Justice Jack B. Jacobs of the Delaware Supreme Court reiterated the need for organized investigation and offered ideas. They included ensuring that counsel certifies their responsibility and creating a sub-category of platonic guardians by requiring lawyers to qualify as counselors. He also suggested providing incentives for those lawyers functioning as gatekeepers.
Dean David M. Schizer focused on the role of tax lawyers as gatekeepers. He observed that there is a mismatch between the government and the private bar and urged Congress to invest in better government administration as a way to enhance the system’s efficiency and equity.
Michael E. Patterson ’67, a former general counsel and vice chairman of J.P. Morgan Chase, noted that “deep pockets make banks juicy targets.” Consequently, banks should function as gatekeepers because “reputational risk is the biggest risk financial institutions run.” George W. Madison ’80, general counsel at TIAA-CREF, added that the general counsel also must function as a wise adviser to the CEO and the board, though the relationship as gatekeeper and adviser must be balanced by a “willingness to walk out the door rather than compromise character or integrity.”
The gatekeeping duty for analysts has become more complicated since Sarbanes-Oxley.
“Wall Street fundamental research is losing lots of money,” said David Weild, the former chief officer of Nasdaq.
Dan Reingold, author of Confessions of a Wall Street Analyst, in pointing out the difficulty for analysts to form truly independent opinions when under financial pressure from their companies, said that further reform is needed to “scare the daylights out of Wall Street with regard to insider trading,” which is reported to have risen by 65 percent in 2005 and 25 percent in 2006.
The international effects of Enron were addressed in the final panel of the day by Professor Paul Davies of the London School of Economics. He noted that Enron-type scandals were not the sole province of the United States.
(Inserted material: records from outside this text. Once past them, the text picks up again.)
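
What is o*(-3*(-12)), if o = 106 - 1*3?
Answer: 3708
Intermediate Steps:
o = 103 (o = 106 - 3 = 103)
o*(-3*(-12)) = 103*(-3*(-12)) = 103*36 = 3708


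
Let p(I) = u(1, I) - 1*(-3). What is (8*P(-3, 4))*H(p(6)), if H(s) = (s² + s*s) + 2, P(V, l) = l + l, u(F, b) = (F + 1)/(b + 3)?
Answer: 118016/81 ≈ 1457.0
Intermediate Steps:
u(F, b) = (1 + F)/(3 + b)
P(V, l) = 2*l
p(I) = 3 + 2/(3 + I) (p(I) = (1 + 1)/(3 + I) - 1*(-3) = 2/(3 + I) + 3 = 3 + 2/(3 + I))
H(s) = 2 + 2*s² (H(s) = (s² + s²) + 2 = 2*s² + 2 = 2 + 2*s²)
(8*P(-3, 4))*H(p(6)) = (8*(2*4))*(2 + 2*((11 + 3*6)/(3 + 6))²) = (8*8)*(2 + 2*((11 + 18)/9)²) = 64*(2 + 2*((⅑)*29)²) = 64*(2 + 2*(29/9)²) = 64*(2 + 2*(841/81)) = 64*(2 + 1682/81) = 64*(1844/81) = 118016/81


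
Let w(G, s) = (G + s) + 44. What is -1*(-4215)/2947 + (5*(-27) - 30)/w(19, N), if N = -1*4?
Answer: -237570/173873 ≈ -1.3663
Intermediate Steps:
N = -4
w(G, s) = 44 + G + s
-1*(-4215)/2947 + (5*(-27) - 30)/w(19, N) = -1*(-4215)/2947 + (5*(-27) - 30)/(44 + 19 - 4) = 4215*(1/2947) + (-135 - 30)/59 = 4215/2947 - 165*1/59 = 4215/2947 - 165/59 = -237570/173873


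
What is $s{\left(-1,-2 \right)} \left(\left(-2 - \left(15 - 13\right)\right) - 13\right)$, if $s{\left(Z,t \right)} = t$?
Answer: $34$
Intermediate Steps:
$s{\left(-1,-2 \right)} \left(\left(-2 - \left(15 - 13\right)\right) - 13\right) = - 2 \left(\left(-2 - \left(15 - 13\right)\right) - 13\right) = - 2 \left(\left(-2 - \left(15 - 13\right)\right) + \left(-26 + 13\right)\right) = - 2 \left(\left(-2 - 2\right) - 13\right) = - 2 \left(-4 - 13\right) = \left(-2\right) \left(-17\right) = 34$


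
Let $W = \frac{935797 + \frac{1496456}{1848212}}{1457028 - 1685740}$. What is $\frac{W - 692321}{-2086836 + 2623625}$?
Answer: $- \frac{73162884215598611}{56726286439361704} \approx -1.2898$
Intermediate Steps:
$W = - \frac{432388185355}{105677065736}$ ($W = \frac{935797 + 1496456 \cdot \frac{1}{1848212}}{-228712} = \left(935797 + \frac{374114}{462053}\right) \left(- \frac{1}{228712}\right) = \frac{432388185355}{462053} \left(- \frac{1}{228712}\right) = - \frac{432388185355}{105677065736} \approx -4.0916$)
$\frac{W - 692321}{-2086836 + 2623625} = \frac{- \frac{432388185355}{105677065736} - 692321}{-2086836 + 2623625} = - \frac{73162884215598611}{105677065736 \cdot 536789} = \left(- \frac{73162884215598611}{105677065736}\right) \frac{1}{536789} = - \frac{73162884215598611}{56726286439361704}$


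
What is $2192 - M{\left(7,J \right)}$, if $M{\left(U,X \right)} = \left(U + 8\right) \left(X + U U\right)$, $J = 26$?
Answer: $1067$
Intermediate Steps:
$M{\left(U,X \right)} = \left(8 + U\right) \left(X + U^{2}\right)$
$2192 - M{\left(7,J \right)} = 2192 - \left(7^{3} + 8 \cdot 26 + 8 \cdot 7^{2} + 7 \cdot 26\right) = 2192 - \left(343 + 208 + 8 \cdot 49 + 182\right) = 2192 - \left(343 + 208 + 392 + 182\right) = 2192 - 1125 = 1067$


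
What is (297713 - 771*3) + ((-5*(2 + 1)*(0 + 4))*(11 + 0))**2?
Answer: 731000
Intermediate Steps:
(297713 - 771*3) + ((-5*(2 + 1)*(0 + 4))*(11 + 0))**2 = (297713 - 2313) + (-15*4*11)**2 = 295400 + (-5*12*11)**2 = 295400 + (-60*11)**2 = 295400 + (-660)**2 = 295400 + 435600 = 731000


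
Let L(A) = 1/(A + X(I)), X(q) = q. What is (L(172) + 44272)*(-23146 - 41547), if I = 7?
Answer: -512671905477/179 ≈ -2.8641e+9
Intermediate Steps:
L(A) = 1/(7 + A) (L(A) = 1/(A + 7) = 1/(7 + A))
(L(172) + 44272)*(-23146 - 41547) = (1/(7 + 172) + 44272)*(-23146 - 41547) = (1/179 + 44272)*(-64693) = (7924689/179)*(-64693) = -512671905477/179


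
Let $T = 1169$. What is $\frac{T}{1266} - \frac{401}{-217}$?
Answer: $\frac{761339}{274722} \approx 2.7713$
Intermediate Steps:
$\frac{T}{1266} - \frac{401}{-217} = \frac{1169}{1266} - \frac{401}{-217} = 1169 \cdot \frac{1}{1266} - - \frac{401}{217} = \frac{1169}{1266} + \frac{401}{217} = \frac{761339}{274722}$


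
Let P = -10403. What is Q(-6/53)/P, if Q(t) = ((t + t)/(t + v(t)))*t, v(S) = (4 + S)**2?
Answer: -36/219076777 ≈ -1.6433e-7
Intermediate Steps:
Q(t) = 2*t**2/(t + (4 + t)**2) (Q(t) = ((t + t)/(t + (4 + t)**2))*t = ((2*t)/(t + (4 + t)**2))*t = (2*t/(t + (4 + t)**2))*t = 2*t**2/(t + (4 + t)**2))
Q(-6/53)/P = (2*(-6/53)**2/(-6/53 + (4 - 6/53)**2))/(-10403) = (2*(-6*1/53)**2/(-6*1/53 + (4 - 6*1/53)**2))*(-1/10403) = (2*(-6/53)**2/(-6/53 + (4 - 6/53)**2))*(-1/10403) = (2*(36/2809)/(-6/53 + (206/53)**2))*(-1/10403) = (2*(36/2809)/(-6/53 + 42436/2809))*(-1/10403) = (2*(36/2809)/(42118/2809))*(-1/10403) = (2*(36/2809)*(2809/42118))*(-1/10403) = (36/21059)*(-1/10403) = -36/219076777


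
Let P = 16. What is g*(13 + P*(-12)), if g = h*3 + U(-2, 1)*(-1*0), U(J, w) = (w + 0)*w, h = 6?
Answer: -3222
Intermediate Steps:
U(J, w) = w² (U(J, w) = w*w = w²)
g = 18 (g = 6*3 + 1²*(-1*0) = 18 + 1*0 = 18 + 0 = 18)
g*(13 + P*(-12)) = 18*(13 + 16*(-12)) = 18*(13 - 192) = 18*(-179) = -3222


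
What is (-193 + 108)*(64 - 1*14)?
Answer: -4250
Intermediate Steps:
(-193 + 108)*(64 - 1*14) = -85*(64 - 14) = -85*50 = -4250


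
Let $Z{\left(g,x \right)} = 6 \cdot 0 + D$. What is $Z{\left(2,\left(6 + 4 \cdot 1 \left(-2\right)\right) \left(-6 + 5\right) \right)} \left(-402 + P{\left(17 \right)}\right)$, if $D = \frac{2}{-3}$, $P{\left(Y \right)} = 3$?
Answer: $266$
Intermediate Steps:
$D = - \frac{2}{3}$ ($D = 2 \left(- \frac{1}{3}\right) = - \frac{2}{3} \approx -0.66667$)
$Z{\left(g,x \right)} = - \frac{2}{3}$ ($Z{\left(g,x \right)} = 6 \cdot 0 - \frac{2}{3} = 0 - \frac{2}{3} = - \frac{2}{3}$)
$Z{\left(2,\left(6 + 4 \cdot 1 \left(-2\right)\right) \left(-6 + 5\right) \right)} \left(-402 + P{\left(17 \right)}\right) = - \frac{2 \left(-402 + 3\right)}{3} = \left(- \frac{2}{3}\right) \left(-399\right) = 266$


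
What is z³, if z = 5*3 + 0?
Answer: 3375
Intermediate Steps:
z = 15 (z = 15 + 0 = 15)
z³ = 15³ = 3375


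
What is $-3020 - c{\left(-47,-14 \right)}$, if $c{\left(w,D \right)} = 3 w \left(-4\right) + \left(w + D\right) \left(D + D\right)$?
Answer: $-5292$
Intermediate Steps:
$c{\left(w,D \right)} = - 12 w + 2 D \left(D + w\right)$ ($c{\left(w,D \right)} = - 12 w + \left(D + w\right) 2 D = - 12 w + 2 D \left(D + w\right)$)
$-3020 - c{\left(-47,-14 \right)} = -3020 - \left(\left(-12\right) \left(-47\right) + 2 \left(-14\right)^{2} + 2 \left(-14\right) \left(-47\right)\right) = -3020 - \left(564 + 2 \cdot 196 + 1316\right) = -3020 - \left(564 + 392 + 1316\right) = -3020 - 2272 = -5292$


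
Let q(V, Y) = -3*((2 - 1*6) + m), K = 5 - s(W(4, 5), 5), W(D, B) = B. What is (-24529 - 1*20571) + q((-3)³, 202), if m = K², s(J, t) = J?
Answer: -45088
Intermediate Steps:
K = 0 (K = 5 - 1*5 = 5 - 5 = 0)
m = 0 (m = 0² = 0)
q(V, Y) = 12 (q(V, Y) = -3*((2 - 1*6) + 0) = -3*((2 - 6) + 0) = -3*(-4 + 0) = -3*(-4) = 12)
(-24529 - 1*20571) + q((-3)³, 202) = (-24529 - 1*20571) + 12 = (-24529 - 20571) + 12 = -45100 + 12 = -45088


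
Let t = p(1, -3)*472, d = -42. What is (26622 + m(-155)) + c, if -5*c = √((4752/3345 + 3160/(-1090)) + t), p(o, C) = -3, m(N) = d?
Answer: 26580 - 2*I*√5234307177385/607675 ≈ 26580.0 - 7.5299*I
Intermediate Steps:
m(N) = -42
t = -1416 (t = -3*472 = -1416)
c = -2*I*√5234307177385/607675 (c = -√((4752/3345 + 3160/(-1090)) - 1416)/5 = -√((4752*(1/3345) + 3160*(-1/1090)) - 1416)/5 = -√((1584/1115 - 316/109) - 1416)/5 = -√(-179684/121535 - 1416)/5 = -2*I*√5234307177385/607675 ≈ -7.5299*I)
(26622 + m(-155)) + c = (26622 - 42) - 2*I*√5234307177385/607675 = 26580 - 2*I*√5234307177385/607675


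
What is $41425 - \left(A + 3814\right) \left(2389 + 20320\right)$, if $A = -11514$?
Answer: $174900725$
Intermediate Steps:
$41425 - \left(A + 3814\right) \left(2389 + 20320\right) = 41425 - \left(-11514 + 3814\right) \left(2389 + 20320\right) = 41425 - \left(-7700\right) 22709 = 41425 - -174859300 = 41425 + 174859300 = 174900725$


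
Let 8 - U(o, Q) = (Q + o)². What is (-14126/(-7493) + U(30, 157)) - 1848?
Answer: -275795711/7493 ≈ -36807.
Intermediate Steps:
U(o, Q) = 8 - (Q + o)²
(-14126/(-7493) + U(30, 157)) - 1848 = (-14126/(-7493) + (8 - (157 + 30)²)) - 1848 = (-14126*(-1/7493) + (8 - 1*187²)) - 1848 = (14126/7493 + (8 - 1*34969)) - 1848 = (14126/7493 + (8 - 34969)) - 1848 = (14126/7493 - 34961) - 1848 = -261948647/7493 - 1848 = -275795711/7493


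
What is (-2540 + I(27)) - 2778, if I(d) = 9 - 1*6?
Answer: -5315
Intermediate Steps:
I(d) = 3 (I(d) = 9 - 6 = 3)
(-2540 + I(27)) - 2778 = (-2540 + 3) - 2778 = -2537 - 2778 = -5315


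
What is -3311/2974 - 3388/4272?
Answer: -3027563/1588116 ≈ -1.9064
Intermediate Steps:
-3311/2974 - 3388/4272 = -3311*1/2974 - 3388*1/4272 = -3311/2974 - 847/1068 = -3027563/1588116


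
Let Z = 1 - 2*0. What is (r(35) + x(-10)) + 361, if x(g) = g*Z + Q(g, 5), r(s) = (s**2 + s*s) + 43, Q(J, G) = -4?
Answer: 2840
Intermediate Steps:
Z = 1 (Z = 1 + 0 = 1)
r(s) = 43 + 2*s**2 (r(s) = (s**2 + s**2) + 43 = 2*s**2 + 43 = 43 + 2*s**2)
x(g) = -4 + g (x(g) = g*1 - 4 = g - 4 = -4 + g)
(r(35) + x(-10)) + 361 = ((43 + 2*35**2) + (-4 - 10)) + 361 = ((43 + 2*1225) - 14) + 361 = ((43 + 2450) - 14) + 361 = (2493 - 14) + 361 = 2479 + 361 = 2840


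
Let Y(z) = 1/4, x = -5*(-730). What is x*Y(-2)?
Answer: 1825/2 ≈ 912.50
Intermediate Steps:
x = 3650
Y(z) = 1/4
x*Y(-2) = 3650*(1/4) = 1825/2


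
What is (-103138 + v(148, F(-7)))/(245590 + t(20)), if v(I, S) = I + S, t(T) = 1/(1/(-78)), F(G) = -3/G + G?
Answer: -90122/214823 ≈ -0.41952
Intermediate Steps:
F(G) = G - 3/G
t(T) = -78 (t(T) = 1/(-1/78) = -78)
(-103138 + v(148, F(-7)))/(245590 + t(20)) = (-103138 + (148 + (-7 - 3/(-7))))/(245590 - 78) = (-103138 + (148 + (-7 - 3*(-1/7))))/245512 = (-103138 + (148 + (-7 + 3/7)))*(1/245512) = (-103138 + (148 - 46/7))*(1/245512) = (-103138 + 990/7)*(1/245512) = -720976/7*1/245512 = -90122/214823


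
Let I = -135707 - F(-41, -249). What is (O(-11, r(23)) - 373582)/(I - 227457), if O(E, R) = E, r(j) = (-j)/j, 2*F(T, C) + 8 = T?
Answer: 249062/242093 ≈ 1.0288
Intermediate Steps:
F(T, C) = -4 + T/2
r(j) = -1
I = -271365/2 (I = -135707 - (-4 + (½)*(-41)) = -135707 - (-4 - 41/2) = -135707 - 1*(-49/2) = -135707 + 49/2 = -271365/2 ≈ -1.3568e+5)
(O(-11, r(23)) - 373582)/(I - 227457) = (-11 - 373582)/(-271365/2 - 227457) = -373593/(-726279/2) = -373593*(-2/726279) = 249062/242093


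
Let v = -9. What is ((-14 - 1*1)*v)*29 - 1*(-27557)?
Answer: 31472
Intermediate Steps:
((-14 - 1*1)*v)*29 - 1*(-27557) = ((-14 - 1*1)*(-9))*29 - 1*(-27557) = ((-14 - 1)*(-9))*29 + 27557 = -15*(-9)*29 + 27557 = 135*29 + 27557 = 3915 + 27557 = 31472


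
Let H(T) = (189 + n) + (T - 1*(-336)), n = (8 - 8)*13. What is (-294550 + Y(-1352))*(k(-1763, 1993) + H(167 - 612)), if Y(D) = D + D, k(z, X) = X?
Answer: -616207542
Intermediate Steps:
Y(D) = 2*D
n = 0 (n = 0*13 = 0)
H(T) = 525 + T (H(T) = (189 + 0) + (T - 1*(-336)) = 189 + (T + 336) = 189 + (336 + T) = 525 + T)
(-294550 + Y(-1352))*(k(-1763, 1993) + H(167 - 612)) = (-294550 + 2*(-1352))*(1993 + (525 + (167 - 612))) = (-294550 - 2704)*(1993 + (525 - 445)) = -297254*(1993 + 80) = -297254*2073 = -616207542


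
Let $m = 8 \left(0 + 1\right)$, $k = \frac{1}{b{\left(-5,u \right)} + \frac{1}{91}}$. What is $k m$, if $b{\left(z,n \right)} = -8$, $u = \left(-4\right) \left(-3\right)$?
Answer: $- \frac{728}{727} \approx -1.0014$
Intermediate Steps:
$u = 12$
$k = - \frac{91}{727}$ ($k = \frac{1}{-8 + \frac{1}{91}} = \frac{1}{- \frac{727}{91}} = - \frac{91}{727} \approx -0.12517$)
$m = 8$ ($m = 8 \cdot 1 = 8$)
$k m = \left(- \frac{91}{727}\right) 8 = - \frac{728}{727}$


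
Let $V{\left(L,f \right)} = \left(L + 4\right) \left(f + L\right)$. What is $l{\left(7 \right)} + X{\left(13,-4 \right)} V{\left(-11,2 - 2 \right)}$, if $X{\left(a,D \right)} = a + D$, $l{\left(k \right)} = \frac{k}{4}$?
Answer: $\frac{2779}{4} \approx 694.75$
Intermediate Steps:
$l{\left(k \right)} = \frac{k}{4}$ ($l{\left(k \right)} = k \frac{1}{4} = \frac{k}{4}$)
$V{\left(L,f \right)} = \left(4 + L\right) \left(L + f\right)$
$X{\left(a,D \right)} = D + a$
$l{\left(7 \right)} + X{\left(13,-4 \right)} V{\left(-11,2 - 2 \right)} = \frac{1}{4} \cdot 7 + \left(-4 + 13\right) \left(\left(-11\right)^{2} + 4 \left(-11\right) + 4 \left(2 - 2\right) - 11 \left(2 - 2\right)\right) = \frac{7}{4} + 9 \left(121 - 44 + 4 \left(2 - 2\right) - 11 \left(2 - 2\right)\right) = \frac{7}{4} + 9 \left(121 - 44 + 4 \cdot 0 - 0\right) = \frac{7}{4} + 9 \left(121 - 44 + 0 + 0\right) = \frac{7}{4} + 9 \cdot 77 = \frac{7}{4} + 693 = \frac{2779}{4}$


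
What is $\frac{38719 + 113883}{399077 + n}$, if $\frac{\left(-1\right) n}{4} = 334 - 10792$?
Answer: $\frac{152602}{440909} \approx 0.34611$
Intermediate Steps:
$n = 41832$ ($n = - 4 \left(334 - 10792\right) = \left(-4\right) \left(-10458\right) = 41832$)
$\frac{38719 + 113883}{399077 + n} = \frac{38719 + 113883}{399077 + 41832} = \frac{152602}{440909}$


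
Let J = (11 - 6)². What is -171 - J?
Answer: -196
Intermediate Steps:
J = 25 (J = 5² = 25)
-171 - J = -171 - 1*25 = -171 - 25 = -196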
“The discovery of gatekeepers’ errors could have taken place anywhere in Europe,” he said, while Christopher McKenna of the Said Business School at Oxford University agreed that the disclosure problems at Enron are part of international “systemic problems of gatekeeping that are yet to be solved.”
These problems, as Prof. Coffee noted during the concluding panel, can only be resolved with a widespread recognition of the inherent flaw within the traditional concept of gatekeeper as protector of a CEO or board. A careful balance must be struck between the gatekeeper’s obligations to the corporate managers who hired him and the gatekeeper’s more basic duty to the investors who are relying on him.